Just tried to chase Captain Morgan with water...this whole drinking alone business is getting harder to do.
There was a gay guy in drag passed out against the wall but we had sex in there anyway.
Pretty sure they aren't letting me back to karaoke night after I screamed "fuck every one of you tasteless hillbillies!!" because I felt they didn't clap loud enough for Jen.
So how much of last night are we going to pretend never happened? Enough to stay friends?
He called it restless penis syndrome. I call it cheating.
We bonded over the fact that we each, separately, got arrested on the same weekend.
You BETTER NOT STEAL MY MOTHERFUCKING SQUIRREL
That stripper was not happy when I tried putting a dollar in her court mandated ankle bracket/tracking device
And now I have fucked a local celebrity so double free drinks at bars.

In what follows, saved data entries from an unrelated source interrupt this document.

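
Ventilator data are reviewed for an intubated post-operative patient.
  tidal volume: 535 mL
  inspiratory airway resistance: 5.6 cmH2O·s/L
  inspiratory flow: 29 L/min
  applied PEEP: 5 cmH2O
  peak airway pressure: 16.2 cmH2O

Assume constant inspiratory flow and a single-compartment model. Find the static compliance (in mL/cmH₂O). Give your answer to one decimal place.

Flow: 29 L/min ÷ 60 = 0.4833 L/s.
Equation of motion (constant flow): PIP = Vt/C + R·V̇ + PEEP.
Vt/C = PIP − R·V̇ − PEEP = 16.2 − 5.6×0.4833 − 5 = 16.2 − 2.706 − 5 = 8.494 cmH2O.
C = Vt / 8.494 = 535 / 8.494 = 62.986 mL/cmH2O.

63.0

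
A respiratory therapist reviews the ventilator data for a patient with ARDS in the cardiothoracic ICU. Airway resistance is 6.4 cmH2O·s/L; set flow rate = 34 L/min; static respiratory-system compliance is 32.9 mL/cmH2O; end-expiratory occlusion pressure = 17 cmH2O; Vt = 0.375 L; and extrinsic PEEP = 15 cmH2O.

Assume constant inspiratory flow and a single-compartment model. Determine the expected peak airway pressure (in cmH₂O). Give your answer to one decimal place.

Flow: 34 L/min ÷ 60 = 0.5667 L/s.
Total PEEP = 17 cmH2O (set 15 + intrinsic 2); this is the baseline alveolar pressure.
Equation of motion (constant flow): PIP = Vt/C + R·V̇ + PEEP.
PIP = 375/32.9 + 6.4×0.5667 + 17 = 11.398 + 3.627 + 17 = 32.025 cmH2O.

32.0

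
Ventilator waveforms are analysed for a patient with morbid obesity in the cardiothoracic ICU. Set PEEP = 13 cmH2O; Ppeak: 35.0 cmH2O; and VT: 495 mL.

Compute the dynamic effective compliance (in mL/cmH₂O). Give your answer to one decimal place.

22.5

Dynamic compliance = Vt / (PIP − PEEP) = 495 / (35.0 − 13) = 495 / 22.0 = 22.5 mL/cmH2O.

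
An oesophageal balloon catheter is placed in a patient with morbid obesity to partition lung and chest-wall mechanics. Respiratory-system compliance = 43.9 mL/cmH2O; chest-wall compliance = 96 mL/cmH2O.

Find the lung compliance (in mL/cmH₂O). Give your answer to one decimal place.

1/CL = 1/Crs − 1/Ccw.
1/CL = 1/43.9 − 1/96 = 0.01236.
CL = 80.906 mL/cmH2O.

80.9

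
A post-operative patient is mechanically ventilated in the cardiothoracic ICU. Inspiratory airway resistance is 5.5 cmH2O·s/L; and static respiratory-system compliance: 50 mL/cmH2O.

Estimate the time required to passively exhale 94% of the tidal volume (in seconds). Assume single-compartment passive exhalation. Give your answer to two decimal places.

0.77

τ = R × C = 5.5 × 50 mL/cmH2O = 5.5 × 0.050 L/cmH2O = 0.275 s.
Exhaled fraction f = 1 − e^(−t/τ) → t = −τ·ln(1 − f) = −0.275·ln(0.06) = 0.7737 s.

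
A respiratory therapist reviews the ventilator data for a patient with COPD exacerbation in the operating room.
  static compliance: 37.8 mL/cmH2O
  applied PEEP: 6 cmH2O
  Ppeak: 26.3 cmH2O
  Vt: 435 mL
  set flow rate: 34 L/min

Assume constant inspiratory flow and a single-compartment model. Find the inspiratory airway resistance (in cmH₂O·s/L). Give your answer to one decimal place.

Flow: 34 L/min ÷ 60 = 0.5667 L/s.
Equation of motion (constant flow): PIP = Vt/C + R·V̇ + PEEP.
R·V̇ = PIP − Vt/C − PEEP = 26.3 − 435/37.8 − 6 = 26.3 − 11.508 − 6 = 8.792 cmH2O.
R = 8.792 / 0.5667 = 15.514 cmH2O·s/L.

15.5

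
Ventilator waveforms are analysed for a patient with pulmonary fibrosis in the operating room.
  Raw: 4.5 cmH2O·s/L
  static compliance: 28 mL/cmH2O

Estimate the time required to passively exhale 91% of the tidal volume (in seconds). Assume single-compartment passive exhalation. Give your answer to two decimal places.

0.30

τ = R × C = 4.5 × 28 mL/cmH2O = 4.5 × 0.028 L/cmH2O = 0.126 s.
Exhaled fraction f = 1 − e^(−t/τ) → t = −τ·ln(1 − f) = −0.126·ln(0.09) = 0.3034 s.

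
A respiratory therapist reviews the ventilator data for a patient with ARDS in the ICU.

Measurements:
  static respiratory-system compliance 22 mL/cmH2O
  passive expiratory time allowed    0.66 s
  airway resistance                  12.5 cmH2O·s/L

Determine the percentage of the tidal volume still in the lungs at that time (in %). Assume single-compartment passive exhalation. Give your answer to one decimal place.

9.1

τ = R × C = 12.5 × 22 mL/cmH2O = 12.5 × 0.022 L/cmH2O = 0.275 s.
Passive exhalation: V(t)/V₀ = e^(−t/τ) = e^(−0.66/0.275) = 0.09072.
Fraction remaining = 0.09072 → 9.072%.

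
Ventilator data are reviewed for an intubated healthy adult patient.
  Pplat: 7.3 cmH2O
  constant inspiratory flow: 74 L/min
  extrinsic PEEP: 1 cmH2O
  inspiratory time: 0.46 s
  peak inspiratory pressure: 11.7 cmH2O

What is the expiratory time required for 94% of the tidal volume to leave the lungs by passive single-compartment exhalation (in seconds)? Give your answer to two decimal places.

Flow: 74 L/min ÷ 60 = 1.2333 L/s.
Vt = flow × Ti = 1.2333 L/s × 0.46 s × 1000 mL/L = 567.32 mL.
R = (PIP − Pplat)/V̇ = (11.7 − 7.3) / 1.2333 = 4.4/1.2333 = 3.568 cmH2O·s/L.
C = Vt/(Pplat − PEEP) = 567.32 / (7.3 − 1) = 567.32/6.3 = 90.051 mL/cmH2O.
τ = R × C = 3.568 × 0.09005 L/cmH2O = 0.3213 s.
t = −τ·ln(1 − 0.94) = −0.3213·ln(0.06) = 0.9039 s.

0.90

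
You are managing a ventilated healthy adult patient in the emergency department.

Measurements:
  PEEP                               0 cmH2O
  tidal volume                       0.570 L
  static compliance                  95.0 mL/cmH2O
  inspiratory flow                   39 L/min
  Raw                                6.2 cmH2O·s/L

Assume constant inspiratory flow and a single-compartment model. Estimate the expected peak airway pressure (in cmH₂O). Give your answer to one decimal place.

Flow: 39 L/min ÷ 60 = 0.65 L/s.
Equation of motion (constant flow): PIP = Vt/C + R·V̇ + PEEP.
PIP = 570/95.0 + 6.2×0.65 + 0 = 6.0 + 4.03 + 0 = 10.03 cmH2O.

10.0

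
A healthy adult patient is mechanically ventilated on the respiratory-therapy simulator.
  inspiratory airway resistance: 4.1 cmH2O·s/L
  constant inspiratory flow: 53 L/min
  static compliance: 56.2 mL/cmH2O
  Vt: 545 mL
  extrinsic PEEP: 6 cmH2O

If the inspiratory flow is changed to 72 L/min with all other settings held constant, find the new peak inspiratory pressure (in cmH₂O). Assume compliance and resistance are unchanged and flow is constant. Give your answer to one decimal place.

20.6

Flow: 53 L/min ÷ 60 = 0.8833 L/s.
New flow: 72 L/min ÷ 60 = 1.2 L/s.
PIP = Vt/C + R·V̇ + PEEP (constant-flow equation of motion).
Only the resistive term changes: ΔPIP = R × ΔV̇ = 4.1 × (1.2 − 0.8833) = 4.1 × 0.3167 = 1.298 cmH2O.
Original PIP = 545/56.2 + 4.1×0.8833 + 6 = 19.319 cmH2O; new PIP = 19.319 + (1.298) = 20.617 cmH2O.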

I want Samuel L. Jackson to stand beside me and narrate my morning shits.
Yeah last night got weird fast. No lie, a kid pulled a butt-plug with a tail out of his ass.
So it turns out strippers do encores if enough people yell. Encore song: Self Esteem.
You whispered 'For Frodo', handed me your shirt, and charged campus security.
Well, let me first tell you that jack and cokes were ONE FUCKING DOLLAR.. It's like the club wanted me to make poor choices.
Oh, do you remember telling everyone you were with that your vagina was angry last night?